Step 4: Aggregating Over All Points

Now summing over all reference points in the $P \to \hat P$ term,

\(\mathcal{L}_{P \to \hat P} = \frac{1}{N} \sum_{i=1}^{N} \|p_i - \hat p_{j^*(i)}\|^2,\) the gradient for a reconstructed point $\hat p_k$ becomes:

\[\frac{\partial \mathcal{L}_{P \to \hat P}}{\partial \hat p_k} = \frac{1}{N} \sum_{i:\, j^*(i)=k} 2(\hat p_k - p_i).\]

Define the index set

\[S_k = \{\, i \mid j^*(i) = k \,\}.\]

Then we can write compactly:

\[\frac{\partial \mathcal{L}_{P \to \hat P}}{\partial \hat p_k} = \frac{2}{N} \sum_{i \in S_k} (\hat p_k - p_i).\]

So aggregation simply amounts to summing all contributions from reference points that selected $\hat p_k$ as their nearest neighbor.

Q & A: Where non-differentiability comes from (and why it’s “almost everywhere”)

The only non-smooth part is:

\[j^*(i) = \arg\min_j \|p_i-\hat p_j\|^2.\]

As you move $\hat p_j$’s continuously, most of the time the identity of the minimizer stays the same, so $j^*(i)$ is constant locally and the loss is a smooth quadratic in that region.

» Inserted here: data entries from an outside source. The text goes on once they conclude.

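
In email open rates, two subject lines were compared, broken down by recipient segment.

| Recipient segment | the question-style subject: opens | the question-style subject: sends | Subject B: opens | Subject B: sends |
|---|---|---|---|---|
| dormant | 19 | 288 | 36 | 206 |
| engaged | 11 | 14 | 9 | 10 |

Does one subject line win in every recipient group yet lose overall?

No

Dormant: the question-style subject 19/288 = 6.6%, Subject B 36/206 = 17.5% → Subject B
Engaged: the question-style subject 11/14 = 78.6%, Subject B 9/10 = 90.0% → Subject B
Overall: the question-style subject 30/302 = 9.9%, Subject B 45/216 = 20.8% → Subject B
Subject B wins overall and in every recipient group — no reversal.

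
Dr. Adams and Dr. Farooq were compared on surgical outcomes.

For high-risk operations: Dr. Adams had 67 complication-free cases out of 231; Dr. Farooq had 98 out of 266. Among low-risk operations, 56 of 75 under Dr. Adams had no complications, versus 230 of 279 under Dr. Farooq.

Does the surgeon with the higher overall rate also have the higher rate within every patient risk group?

High-risk: Dr. Adams 67/231 = 29.0%, Dr. Farooq 98/266 = 36.8% → Dr. Farooq
Low-risk: Dr. Adams 56/75 = 74.7%, Dr. Farooq 230/279 = 82.4% → Dr. Farooq
Overall: Dr. Adams 123/306 = 40.2%, Dr. Farooq 328/545 = 60.2% → Dr. Farooq
Dr. Farooq wins overall and in every patient risk group — no reversal.

Yes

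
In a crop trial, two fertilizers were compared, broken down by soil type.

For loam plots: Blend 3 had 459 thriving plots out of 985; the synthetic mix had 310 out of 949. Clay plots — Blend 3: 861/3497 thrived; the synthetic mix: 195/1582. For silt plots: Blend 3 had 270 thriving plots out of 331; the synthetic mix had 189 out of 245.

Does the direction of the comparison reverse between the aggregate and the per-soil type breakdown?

No

Loam: Blend 3 459/985 = 46.6%, the synthetic mix 310/949 = 32.7% → Blend 3
Clay: Blend 3 861/3497 = 24.6%, the synthetic mix 195/1582 = 12.3% → Blend 3
Silt: Blend 3 270/331 = 81.6%, the synthetic mix 189/245 = 77.1% → Blend 3
Overall: Blend 3 1590/4813 = 33.0%, the synthetic mix 694/2776 = 25.0% → Blend 3
Blend 3 wins overall and in every soil group — no reversal.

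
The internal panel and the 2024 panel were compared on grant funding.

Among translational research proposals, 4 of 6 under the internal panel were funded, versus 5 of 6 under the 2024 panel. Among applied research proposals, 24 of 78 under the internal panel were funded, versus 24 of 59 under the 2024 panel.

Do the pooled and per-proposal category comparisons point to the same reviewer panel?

Translational research: the internal panel 4/6 = 66.7%, the 2024 panel 5/6 = 83.3% → the 2024 panel
Applied research: the internal panel 24/78 = 30.8%, the 2024 panel 24/59 = 40.7% → the 2024 panel
Overall: the internal panel 28/84 = 33.3%, the 2024 panel 29/65 = 44.6% → the 2024 panel
The 2024 panel wins overall and in every proposal group — no reversal.

Yes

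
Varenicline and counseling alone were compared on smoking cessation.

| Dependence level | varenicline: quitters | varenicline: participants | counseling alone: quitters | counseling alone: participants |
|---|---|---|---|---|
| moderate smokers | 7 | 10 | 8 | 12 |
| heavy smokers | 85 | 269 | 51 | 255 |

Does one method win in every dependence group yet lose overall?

Moderate smokers: varenicline 7/10 = 70.0%, counseling alone 8/12 = 66.7% → varenicline
Heavy smokers: varenicline 85/269 = 31.6%, counseling alone 51/255 = 20.0% → varenicline
Overall: varenicline 92/279 = 33.0%, counseling alone 59/267 = 22.1% → varenicline
Varenicline wins overall and in every dependence group — no reversal.

No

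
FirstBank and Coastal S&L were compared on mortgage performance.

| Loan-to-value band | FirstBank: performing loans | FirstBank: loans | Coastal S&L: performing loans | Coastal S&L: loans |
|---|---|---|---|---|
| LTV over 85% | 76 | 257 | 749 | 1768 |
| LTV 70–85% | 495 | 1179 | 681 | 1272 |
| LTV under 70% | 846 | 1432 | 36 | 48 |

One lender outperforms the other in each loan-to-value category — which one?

LTV over 85%: FirstBank 76/257 = 29.6%, Coastal S&L 749/1768 = 42.4% → Coastal S&L
LTV 70–85%: FirstBank 495/1179 = 42.0%, Coastal S&L 681/1272 = 53.5% → Coastal S&L
LTV under 70%: FirstBank 846/1432 = 59.1%, Coastal S&L 36/48 = 75.0% → Coastal S&L
Coastal S&L has the higher rate in all 3 groups.

Coastal S&L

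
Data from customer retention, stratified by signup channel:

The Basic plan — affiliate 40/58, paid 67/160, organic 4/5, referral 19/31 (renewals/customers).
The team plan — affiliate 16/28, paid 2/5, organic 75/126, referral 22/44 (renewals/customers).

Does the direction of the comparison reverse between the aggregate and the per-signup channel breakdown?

Yes

Affiliate: the Basic plan 40/58 = 69.0%, the team plan 16/28 = 57.1% → the Basic plan
Paid: the Basic plan 67/160 = 41.9%, the team plan 2/5 = 40.0% → the Basic plan
Organic: the Basic plan 4/5 = 80.0%, the team plan 75/126 = 59.5% → the Basic plan
Referral: the Basic plan 19/31 = 61.3%, the team plan 22/44 = 50.0% → the Basic plan
Overall: the Basic plan 130/254 = 51.2%, the team plan 115/203 = 56.7% → the team plan
The Basic plan wins each signup group but the team plan wins overall — the comparison reverses. The Basic plan's customers skew toward paid, which has a lower base rate.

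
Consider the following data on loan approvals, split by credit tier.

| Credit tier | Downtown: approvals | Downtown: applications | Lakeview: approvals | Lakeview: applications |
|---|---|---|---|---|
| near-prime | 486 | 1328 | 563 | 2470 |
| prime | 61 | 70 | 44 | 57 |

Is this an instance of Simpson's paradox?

No

Near-prime: Downtown 486/1328 = 36.6%, Lakeview 563/2470 = 22.8% → Downtown
Prime: Downtown 61/70 = 87.1%, Lakeview 44/57 = 77.2% → Downtown
Overall: Downtown 547/1398 = 39.1%, Lakeview 607/2527 = 24.0% → Downtown
Downtown wins overall and in every credit group — no reversal.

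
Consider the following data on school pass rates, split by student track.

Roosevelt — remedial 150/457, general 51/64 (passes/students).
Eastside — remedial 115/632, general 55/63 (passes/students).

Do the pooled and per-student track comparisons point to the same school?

No

Remedial: Roosevelt 150/457 = 32.8%, Eastside 115/632 = 18.2% → Roosevelt
General: Roosevelt 51/64 = 79.7%, Eastside 55/63 = 87.3% → Eastside
Overall: Roosevelt 201/521 = 38.6%, Eastside 170/695 = 24.5% → Roosevelt
Neither sweeps: Roosevelt wins 1 of 2 groups, Eastside wins 1. Roosevelt wins overall but not every group — no Simpson reversal.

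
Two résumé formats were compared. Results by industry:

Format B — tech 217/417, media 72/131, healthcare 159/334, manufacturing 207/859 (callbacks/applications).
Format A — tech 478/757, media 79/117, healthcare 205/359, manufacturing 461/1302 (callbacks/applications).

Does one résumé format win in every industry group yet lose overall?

Tech: Format B 217/417 = 52.0%, Format A 478/757 = 63.1% → Format A
Media: Format B 72/131 = 55.0%, Format A 79/117 = 67.5% → Format A
Healthcare: Format B 159/334 = 47.6%, Format A 205/359 = 57.1% → Format A
Manufacturing: Format B 207/859 = 24.1%, Format A 461/1302 = 35.4% → Format A
Overall: Format B 655/1741 = 37.6%, Format A 1223/2535 = 48.2% → Format A
Format A wins overall and in every industry group — no reversal.

No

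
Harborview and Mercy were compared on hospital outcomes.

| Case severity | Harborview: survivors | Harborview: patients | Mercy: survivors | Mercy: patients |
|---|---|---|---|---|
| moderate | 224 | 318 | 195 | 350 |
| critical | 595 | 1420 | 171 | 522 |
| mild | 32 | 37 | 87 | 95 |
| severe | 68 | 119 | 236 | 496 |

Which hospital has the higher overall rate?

Harborview

Moderate: Harborview 224/318 = 70.4%, Mercy 195/350 = 55.7% → Harborview
Critical: Harborview 595/1420 = 41.9%, Mercy 171/522 = 32.8% → Harborview
Mild: Harborview 32/37 = 86.5%, Mercy 87/95 = 91.6% → Mercy
Severe: Harborview 68/119 = 57.1%, Mercy 236/496 = 47.6% → Harborview
Overall: Harborview 919/1894 = 48.5%, Mercy 689/1463 = 47.1% → Harborview
(Neither sweeps every case group, but Harborview has the higher pooled rate.)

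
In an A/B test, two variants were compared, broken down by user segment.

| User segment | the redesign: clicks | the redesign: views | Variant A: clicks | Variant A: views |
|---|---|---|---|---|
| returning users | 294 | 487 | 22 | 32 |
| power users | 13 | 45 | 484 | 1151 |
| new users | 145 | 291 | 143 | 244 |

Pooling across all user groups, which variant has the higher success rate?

Returning users: the redesign 294/487 = 60.4%, Variant A 22/32 = 68.8% → Variant A
Power users: the redesign 13/45 = 28.9%, Variant A 484/1151 = 42.1% → Variant A
New users: the redesign 145/291 = 49.8%, Variant A 143/244 = 58.6% → Variant A
Overall: the redesign 452/823 = 54.9%, Variant A 649/1427 = 45.5% → the redesign
(Variant A wins every user group but the redesign wins overall — Variant A's views skew toward the low-rate power users group.)

the redesign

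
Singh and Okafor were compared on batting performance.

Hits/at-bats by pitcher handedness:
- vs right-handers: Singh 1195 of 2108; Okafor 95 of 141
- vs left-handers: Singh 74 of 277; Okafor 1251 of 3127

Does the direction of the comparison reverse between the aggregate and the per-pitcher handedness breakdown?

Yes

Vs right-handers: Singh 1195/2108 = 56.7%, Okafor 95/141 = 67.4% → Okafor
Vs left-handers: Singh 74/277 = 26.7%, Okafor 1251/3127 = 40.0% → Okafor
Overall: Singh 1269/2385 = 53.2%, Okafor 1346/3268 = 41.2% → Singh
Okafor wins each pitcher group but Singh wins overall — the comparison reverses. Okafor's at-bats skew toward vs left-handers, which has a lower base rate.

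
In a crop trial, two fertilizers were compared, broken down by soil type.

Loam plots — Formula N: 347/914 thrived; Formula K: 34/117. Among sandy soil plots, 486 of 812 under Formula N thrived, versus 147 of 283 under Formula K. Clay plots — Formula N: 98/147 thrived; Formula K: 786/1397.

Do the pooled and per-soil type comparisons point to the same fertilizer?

Loam: Formula N 347/914 = 38.0%, Formula K 34/117 = 29.1% → Formula N
Sandy soil: Formula N 486/812 = 59.9%, Formula K 147/283 = 51.9% → Formula N
Clay: Formula N 98/147 = 66.7%, Formula K 786/1397 = 56.3% → Formula N
Overall: Formula N 931/1873 = 49.7%, Formula K 967/1797 = 53.8% → Formula K
Formula N wins each soil group but Formula K wins overall — the comparison reverses. Formula N's plots skew toward loam, which has a lower base rate.

No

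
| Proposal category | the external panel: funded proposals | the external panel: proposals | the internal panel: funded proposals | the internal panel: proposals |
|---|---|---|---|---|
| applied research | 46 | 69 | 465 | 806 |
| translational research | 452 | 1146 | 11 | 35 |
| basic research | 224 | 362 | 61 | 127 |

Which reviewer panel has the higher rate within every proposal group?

Applied research: the external panel 46/69 = 66.7%, the internal panel 465/806 = 57.7% → the external panel
Translational research: the external panel 452/1146 = 39.4%, the internal panel 11/35 = 31.4% → the external panel
Basic research: the external panel 224/362 = 61.9%, the internal panel 61/127 = 48.0% → the external panel
The external panel has the higher rate in all 3 groups.

the external panel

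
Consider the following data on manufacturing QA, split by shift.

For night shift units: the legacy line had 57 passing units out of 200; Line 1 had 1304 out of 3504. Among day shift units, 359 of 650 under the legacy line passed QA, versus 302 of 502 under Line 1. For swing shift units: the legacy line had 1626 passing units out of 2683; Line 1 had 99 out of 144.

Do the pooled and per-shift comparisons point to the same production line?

Night shift: the legacy line 57/200 = 28.5%, Line 1 1304/3504 = 37.2% → Line 1
Day shift: the legacy line 359/650 = 55.2%, Line 1 302/502 = 60.2% → Line 1
Swing shift: the legacy line 1626/2683 = 60.6%, Line 1 99/144 = 68.8% → Line 1
Overall: the legacy line 2042/3533 = 57.8%, Line 1 1705/4150 = 41.1% → the legacy line
Line 1 wins each shift group but the legacy line wins overall — the comparison reverses. Line 1's units skew toward night shift, which has a lower base rate.

No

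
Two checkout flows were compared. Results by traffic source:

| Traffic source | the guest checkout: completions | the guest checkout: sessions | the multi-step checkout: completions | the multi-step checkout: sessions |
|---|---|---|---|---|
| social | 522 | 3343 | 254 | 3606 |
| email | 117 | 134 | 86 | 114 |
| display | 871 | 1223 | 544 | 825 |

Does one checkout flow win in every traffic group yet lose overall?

No

Social: the guest checkout 522/3343 = 15.6%, the multi-step checkout 254/3606 = 7.0% → the guest checkout
Email: the guest checkout 117/134 = 87.3%, the multi-step checkout 86/114 = 75.4% → the guest checkout
Display: the guest checkout 871/1223 = 71.2%, the multi-step checkout 544/825 = 65.9% → the guest checkout
Overall: the guest checkout 1510/4700 = 32.1%, the multi-step checkout 884/4545 = 19.4% → the guest checkout
The guest checkout wins overall and in every traffic group — no reversal.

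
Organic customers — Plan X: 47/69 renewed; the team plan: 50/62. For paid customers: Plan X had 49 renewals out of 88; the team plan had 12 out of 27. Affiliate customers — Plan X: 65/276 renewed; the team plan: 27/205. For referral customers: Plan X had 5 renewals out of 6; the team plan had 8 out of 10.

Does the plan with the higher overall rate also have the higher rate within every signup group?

Organic: Plan X 47/69 = 68.1%, the team plan 50/62 = 80.6% → the team plan
Paid: Plan X 49/88 = 55.7%, the team plan 12/27 = 44.4% → Plan X
Affiliate: Plan X 65/276 = 23.6%, the team plan 27/205 = 13.2% → Plan X
Referral: Plan X 5/6 = 83.3%, the team plan 8/10 = 80.0% → Plan X
Overall: Plan X 166/439 = 37.8%, the team plan 97/304 = 31.9% → Plan X
Neither sweeps: Plan X wins 3 of 4 groups, the team plan wins 1. Plan X wins overall but not every group — no Simpson reversal.

No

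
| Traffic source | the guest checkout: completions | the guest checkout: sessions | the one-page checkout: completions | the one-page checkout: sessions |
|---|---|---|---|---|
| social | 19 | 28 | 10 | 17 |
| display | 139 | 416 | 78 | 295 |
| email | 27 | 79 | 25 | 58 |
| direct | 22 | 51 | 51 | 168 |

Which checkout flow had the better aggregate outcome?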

A change happens only when two candidates tie:
\(\|p_i-\hat p_a\|^2 = \|p_i-\hat p_b\|^2,\)
which defines a boundary of measure zero in continuous space. That’s the “assignment switch” event.

At those boundaries:

  • the gradient is not uniquely defined (there are multiple minimizers),
  • but optimization still works because you almost never land exactly on the boundary, and even if you do, any small perturbation picks a side.